Drug-induced parkinsonism in this review refers to an akinetic-rigid syndrome that mimics idiopathic Parkinson disease and is usually reversible. Drug-induced parkinsonism was first recognized in the 1950s, when reserpine was tested as an antipsychotic drug. Reserpine was known to induce an akinetic state in animals and was noted to cause a parkinsonian state in humans (Carlsson 1959). This observation, coupled with the known histopathology of Parkinson disease, led to the discovery that dopamine is severely depleted in idiopathic Parkinson disease (Ehringer and Hornykiewicz 1960).
The success of the antipsychotic drugs known as neuroleptics (meaning "to grip the nerves"), which block dopamine D2 receptors, led to the common occurrence of drug-induced parkinsonism (Freyhan 1959). For a time, it was theorized that proper control of psychosis could only be achieved once drug-induced parkinsonism occurred, but this has been clearly disproved, leaving drug-induced parkinsonism as an undesirable adverse effect of the neuroleptic drugs. A new class of antipsychotics, "atypical neuroleptics," is at least as effective as the older antipsychotics, and although these are widely believed to cause fewer extrapyramidal disorders than the first generation of drugs, the data on this are conflicting, with large, well-performed studies showing no differences in parkinsonism or other movement disorders, in general (Miller et al 2008) although there were differences between some of the atypicals.
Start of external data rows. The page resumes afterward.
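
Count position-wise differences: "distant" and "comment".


Comparing character by character (same length = 7):
  Pos 0: 'd' vs 'c' !=
  Pos 1: 'i' vs 'o' !=
  Pos 2: 's' vs 'm' !=
  Pos 3: 't' vs 'm' !=
  Pos 4: 'a' vs 'e' !=
  Pos 5: 'n' vs 'n' =
  Pos 6: 't' vs 't' =
Hamming distance = 5


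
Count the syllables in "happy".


Word: "happy"
Syllable breakdown: hap · py
Counting: 2 parts
= 2 syllables


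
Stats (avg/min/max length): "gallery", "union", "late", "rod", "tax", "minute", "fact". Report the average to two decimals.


Lengths: "gallery"=7, "union"=5, "late"=4, "rod"=3, "tax"=3, "minute"=6, "fact"=4
Sum = 32, Count = 7
Average = 32/7 = 4.57
= avg=4.57, min=3, max=7


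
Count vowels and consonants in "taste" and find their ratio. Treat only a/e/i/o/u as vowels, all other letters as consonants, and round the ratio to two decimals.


Word: "taste"
Vowels (a,e,i,o,u): 2
Consonants: 3
Ratio = 2/3
= 0.67


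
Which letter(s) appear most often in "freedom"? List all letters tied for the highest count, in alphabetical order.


Word: "freedom"
Letter counts:
  'd': 1
  'e': 2
  'f': 1
  'm': 1
  'o': 1
  'r': 1
Maximum count = 2
Most frequent = 'e' (2 times each)


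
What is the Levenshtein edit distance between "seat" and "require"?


Word 1: "seat" (length 4)
Word 2: "require" (length 7)
One optimal edit sequence (insert/delete/substitute each cost 1):
  1. substitute 's' -> 'r'  (+1)
  2. keep 'e'
  3. insert 'q'  (+1)
  4. insert 'u'  (+1)
  5. insert 'i'  (+1)
  6. substitute 'a' -> 'r'  (+1)
  7. substitute 't' -> 'e'  (+1)
Total edit operations: 6
Edit distance = 6


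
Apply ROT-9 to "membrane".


Word: "membrane"
Shift: 9
Each letter → (letter + shift) mod 26:
  'm' (12) + 9 = 21 → 'v'
  'e' (4) + 9 = 13 → 'n'
  'm' (12) + 9 = 21 → 'v'
  'b' (1) + 9 = 10 → 'k'
  'r' (17) + 9 = 0 → 'a'
  'a' (0) + 9 = 9 → 'j'
  'n' (13) + 9 = 22 → 'w'
  'e' (4) + 9 = 13 → 'n'
Result = "vnvkajwn"


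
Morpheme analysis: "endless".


Word: "endless"
Morphemes: end + -less
Each morpheme carries meaning
= 2 morphemes


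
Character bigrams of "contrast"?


Word: "contrast" (length 8)
Number of bigrams = 8 - 2 + 1 = 7
  Position 0: "co"
  Position 1: "on"
  Position 2: "nt"
  Position 3: "tr"
  Position 4: "ra"
  Position 5: "as"
  Position 6: "st"
Bigrams = "co", "on", "nt", "tr", "ra", "as", "st"


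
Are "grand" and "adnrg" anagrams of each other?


Word 1: "grand" → sorted: adgnr
Word 2: "adnrg" → sorted: adgnr
Same letters? adgnr == adgnr
Anagram = Yes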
It is unclear if neuroleptics might produce permanent parkinsonism (Melamed et al 1991), but this appears to not be the case (Rajput et al 1982). However, this has not been adequately studied as most patients taking neuroleptics require lifelong therapy with them. Non-neuroleptics have been observed to cause non-progressive parkinsonism lasting over 7 years after the offending drug was discontinued, raising the question of permanence.